Booker looks to close the deal

Posted: August 13, 2013

THERE'S A 60 percent chance that scattered showers will ruin beach days up and down the Jersey Shore tomorrow, only slightly higher than Cory Booker's lead in the race to become the state's next senator.

Thunder clouds would bode well for Booker, the mayor of Newark, and his rivals in both parties if they keep voters off the sand and give them one less excuse to skip their polling places for tomorrow's unusually timed U.S. Senate primary.

"It's a special election in the height of summer-vacation season. People aren't going to return from the Shore or the Poconos or Disney World to vote," said Richard Harris, head of the political science department at Rutgers University in Camden. "Turnout is going to be very low."

Booker was out yesterday afternoon reminding voters that he wasn't just a smiling face they've seen on television - his blue campaign bus parked in a sprawling housing development in suburban Egg Harbor Township, Atlantic County. "Hello, how are you," Booker, dressed in jeans and a blazer said after Malachi and Michele Washington answered their door.

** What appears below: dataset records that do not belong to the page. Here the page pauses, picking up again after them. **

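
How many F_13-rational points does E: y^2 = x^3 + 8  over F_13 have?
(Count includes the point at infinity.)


For each x in F_13, count y with y^2 = x^3 + 0 x + 8 mod 13:
  x = 1: RHS = 9, y in [3, 10]  -> 2 point(s)
  x = 2: RHS = 3, y in [4, 9]  -> 2 point(s)
  x = 3: RHS = 9, y in [3, 10]  -> 2 point(s)
  x = 5: RHS = 3, y in [4, 9]  -> 2 point(s)
  x = 6: RHS = 3, y in [4, 9]  -> 2 point(s)
  x = 7: RHS = 0, y in [0]  -> 1 point(s)
  x = 8: RHS = 0, y in [0]  -> 1 point(s)
  x = 9: RHS = 9, y in [3, 10]  -> 2 point(s)
  x = 11: RHS = 0, y in [0]  -> 1 point(s)
Affine points: 15. Add the point at infinity: total = 16.

#E(F_13) = 16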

"Cory, I'll tell you, you've got at least seven votes in this house," Malachi Washington, 63, replied.

Booker, 44, has a "seemingly unbeatable" lead, a recent Quinnipiac University poll concluded, against a crowded field of qualified Democrats trying to fill the late Sen. Frank Lautenberg's seat. Booker's opponents include U.S. Reps Frank Pallone and Rush Holt from New Jersey's 6th and 12th districts, and State Assembly Speaker Sheila Oliver.

Booker had 54 percent of likely Democratic voters behind him, according to Quinnipiac, and he's already had to deny rumors he was seeking a 2016 presidential bid as his opponents look for statewide name recognition.

Pallone, 61, from Monmouth County, is running a distant second to Booker in polls, with 17 percent of likely voters telling Quinnipiac they'd vote for him. For the GOP, Steve Lonegan, the former mayor of Bogota in Bergen County, had an even larger lead, 74-10, against his opponent, Somerset County physician Alieta Eck, and he's spent much of his campaign focusing on Booker and the special general election on October.

The last Republican elected to the Senate in New Jersey was Clifford Case in 1972, and although polls have Booker beating Lonegan handily in the general election, he said the phenomenon of Gov. Chris Christie is proof a conservative can win in the state.

"This isn't a state that wants to elect extreme liberals," Lonegan told the Daily News yesterday.

Holt, 64, believes there's a vast difference in how far he and his opponents, particularly Booker, lean to the left on the issues. Holt has called for repealing the Patriot Act and taxing stock trades, and he recently received the endorsement of the New Jersey chapter of the National Organization for Women.

"I'm the progressive in this race and I'm the proud progressive," the former scientist and five-time "Jeopardy!" winner told the Daily News.

Both Holt and Lonegan believe Booker has gotten a "pass" from the media, claiming he's already been crowned by political observers across the country.

"It's presumptuous for anybody to say they know how this is going to work out. I'm the one who has faced tough elections in the past and won," said Holt, who was first elected to the House in 1998.

There have been recent reports in the New York Times and New York Post detailing Booker's financial ties to Silicon Valley executives and alleged "confidential" payouts he received from his former law firm while serving as mayor.

The Republican Lonegan said the stories were more evidence that Booker was "beholden to Google and Facebook" but he also believes Booker's stewardship over Newark has been a failure, saying the city continues to struggle with violence, unemployment and a troubled school system.

"Cory Booker used Newark as a steppingstone for speaking engagements all across the country," he said.

Booker has been planning for this Senate race for much longer than the other candidates, an ambition that irked Lautenberg's camp before the senator died in June at 89. Lautenberg's family has endorsed Pallone, saying "gimmicks and celebrity status won't get you very far in the real battles that Democrats face in the future."

Booker still needs to turn his popularity, his 1.4 million Twitter followers and star-studded support from the likes of Oprah Winfrey, into actual votes, political observers said.

"Just because Booker is popular, it doesn't mean people are going to show up to the polls on Tuesday," said Ben Dworkin, director of the Rebovich Institute for New Jersey Politics at Rider University. "The challenge for the Booker team is to make sure all those people who know him and like him actually get out there and vote."

That was the game plan behind the bus tour, Booker said yesterday in Egg Harbor Township. He visited about a half-dozen homes of people who appeared to be expecting him, strolling past perfect lawns and pumpkin patches with state Sen. Jim Whelan and his team, cameras and video equipment in tow.

"This is how I started out, underdogging in Newark, and we ended up pulling out high voter turnout," he said before getting on the bus and heading to a rally in Atlantic City. "It engages the voters."

Back at the Washington home, Malachi and Michele figured they'd actually have about nine people voting for Booker when they included all the grandchildren.

"I come at it from feeling," Malachi Washington said in his living room, "and I'm feeling really good about his candidacy right now."